4. Take a virtual museum tour! Some virtual tours you could try:
Smithsonian Museum of Natural History
NASA Hubble Telescope
The Metropolitan Museum of Art
The National Museum of Computing
Google Arts and Culture has a wide variety of virtual tours, online collections and 360 degree videos.
6. Play mindless games. Only you know what is mindless for you. Games like Tsuki Adventure (Android, iOS), Neko Atsume (Android, iOS), or clicker games like Abyssrium (Android, iOS) work the best for me. You might prefer games like crosswords, Picross, jigsaw puzzles, Scrabble, or Sudoku, or one of the many match 3 games out there.
8. Sign petitions for ME or other causes. It only takes a second and it lets your voice be heard!
9. If you find speaking easier than typing, consider recording for Librivox or for ME patients who need audio versions of articles.
10. Teach yourself skills.

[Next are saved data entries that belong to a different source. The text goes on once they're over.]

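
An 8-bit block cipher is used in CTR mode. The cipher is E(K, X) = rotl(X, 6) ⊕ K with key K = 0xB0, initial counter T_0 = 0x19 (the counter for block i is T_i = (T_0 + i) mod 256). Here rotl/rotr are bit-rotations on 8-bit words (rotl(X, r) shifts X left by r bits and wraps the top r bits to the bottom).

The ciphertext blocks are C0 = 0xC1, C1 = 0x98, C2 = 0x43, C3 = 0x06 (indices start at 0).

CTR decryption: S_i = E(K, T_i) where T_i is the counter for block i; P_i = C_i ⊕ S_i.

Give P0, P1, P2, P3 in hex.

P0: T = 0x19, S = E(K, T) = 0xF6; 0xC1 ⊕ 0xF6 = 0x37.
P1: T = 0x1A, S = E(K, T) = 0x36; 0x98 ⊕ 0x36 = 0xAE.
P2: T = 0x1B, S = E(K, T) = 0x76; 0x43 ⊕ 0x76 = 0x35.
P3: T = 0x1C, S = E(K, T) = 0xB7; 0x06 ⊕ 0xB7 = 0xB1.

P0 = 0x37, P1 = 0xAE, P2 = 0x35, P3 = 0xB1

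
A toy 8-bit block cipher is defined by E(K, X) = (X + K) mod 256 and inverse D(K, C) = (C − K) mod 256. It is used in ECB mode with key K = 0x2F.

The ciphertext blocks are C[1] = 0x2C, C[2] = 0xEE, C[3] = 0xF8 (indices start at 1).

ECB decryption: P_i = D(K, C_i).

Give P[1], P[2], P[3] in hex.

P[1]: D(K, 0x2C) = 0xFD.
P[2]: D(K, 0xEE) = 0xBF.
P[3]: D(K, 0xF8) = 0xC9.

P[1] = 0xFD, P[2] = 0xBF, P[3] = 0xC9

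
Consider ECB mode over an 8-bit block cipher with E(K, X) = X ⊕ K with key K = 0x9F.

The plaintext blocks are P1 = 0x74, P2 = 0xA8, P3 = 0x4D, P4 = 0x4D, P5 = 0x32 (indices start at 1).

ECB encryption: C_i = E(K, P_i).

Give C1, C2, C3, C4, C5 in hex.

C1: E(K, 0x74) = 0xEB.
C2: E(K, 0xA8) = 0x37.
C3: E(K, 0x4D) = 0xD2.
C4: E(K, 0x4D) = 0xD2.
C5: E(K, 0x32) = 0xAD.

C1 = 0xEB, C2 = 0x37, C3 = 0xD2, C4 = 0xD2, C5 = 0xAD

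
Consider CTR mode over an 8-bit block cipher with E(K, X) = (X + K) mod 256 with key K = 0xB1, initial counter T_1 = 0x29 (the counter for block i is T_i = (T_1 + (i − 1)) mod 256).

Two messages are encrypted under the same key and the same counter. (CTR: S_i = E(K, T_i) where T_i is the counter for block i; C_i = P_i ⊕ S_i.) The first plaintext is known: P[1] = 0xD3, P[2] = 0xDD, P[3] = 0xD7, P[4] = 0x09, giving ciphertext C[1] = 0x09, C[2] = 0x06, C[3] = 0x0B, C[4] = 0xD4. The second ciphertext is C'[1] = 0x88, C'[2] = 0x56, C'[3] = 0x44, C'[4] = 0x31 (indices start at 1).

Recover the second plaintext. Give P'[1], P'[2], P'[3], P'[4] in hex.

In CTR with a reused counter, both messages share the same keystream S_i, so C_i ⊕ C'_i = P_i ⊕ P'_i and thus P'_i = P_i ⊕ C_i ⊕ C'_i.
P'[1]: 0xD3 ⊕ 0x09 ⊕ 0x88 = 0x52.
P'[2]: 0xDD ⊕ 0x06 ⊕ 0x56 = 0x8D.
P'[3]: 0xD7 ⊕ 0x0B ⊕ 0x44 = 0x98.
P'[4]: 0x09 ⊕ 0xD4 ⊕ 0x31 = 0xEC.

P'[1] = 0x52, P'[2] = 0x8D, P'[3] = 0x98, P'[4] = 0xEC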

Learn a language on Duolingo, or take a free online course somewhere like edX. Be careful — this is a particularly easy one to overdo. Pitch it several steps simpler than you would have done when healthy.
11. Participate in micro-volunteering. You can try Freerice and practice your vocabulary, or help out a blind/visually impaired person with the Be My Eyes app. Crowd4U lets you assist with a number of ongoing charity projects, while Zooniverse asks for help with research projects in the arts and sciences. TomNod is a great option for those with the cognitive capacity to scan satellite images.
12. Explore the galaxy with 100,000 Stars or Google Sky, or by zooming out really far on Google Earth. Combine your love of astronomy with microvolunteering and help identify galaxies on GalaxyZoo or craters on the moon on CosmoQuest.
13. Try writing about your daily life. I use the Daylio app for my diary, which allows me to track mood and symptoms at the same time. But the thing I love to write when I’m too sick to write anything else is haiku. Contrary to popular belief, haiku isn’t about the 5–7–5 structure, it’s about capturing a spontaneous moment in nature. Explore kigo (season words) and incorporate them into your work, or just try and capture moments as and when you see them. Haiku are a great low-energy way to record your daily experience. Just a few little lines and you’re done!
14. Create a soothings box on your phone. Mine is in a folder on my Dropbox so I can access it anywhere. It includes images that make me laugh, poetry that makes me smile, heartwarming messages from friends and family, anything I can go to when I’m in a bad place and feel soothed. It’s a great little project to grow over time!
15. If it’s within your capacity, you can listen to podcasts, audiobooks, music or the radio. A lower-energy option is ASMR or white noise/nature sounds. Great sources of nature sounds are: Purrli.com, Birdsong.fm, Simply Noise (Android, iOS) and Relax Melodies (Android, iOS).
17. Watch videos on YouTube. Be very careful to pace yourself with this one.
20. Feeling lonely but don’t have anyone to chat to? Talk to a chatbot! Two well-known chatbots that aim to help you with your mental health are Replika (Android, iOS) and Wysa (Android, iOS). Another well known bot is Evie.
21. Check out one of the following fascinating timewasting websites, or go hunting for your own:
22. Don’t forget to take a break from your phone and get some real rest! Helpful tools include Take A Five, the Offtime (Android, iOS) app for blocking access to certain apps, and a Pomodoro Timer like Clockwork Tomato (Android).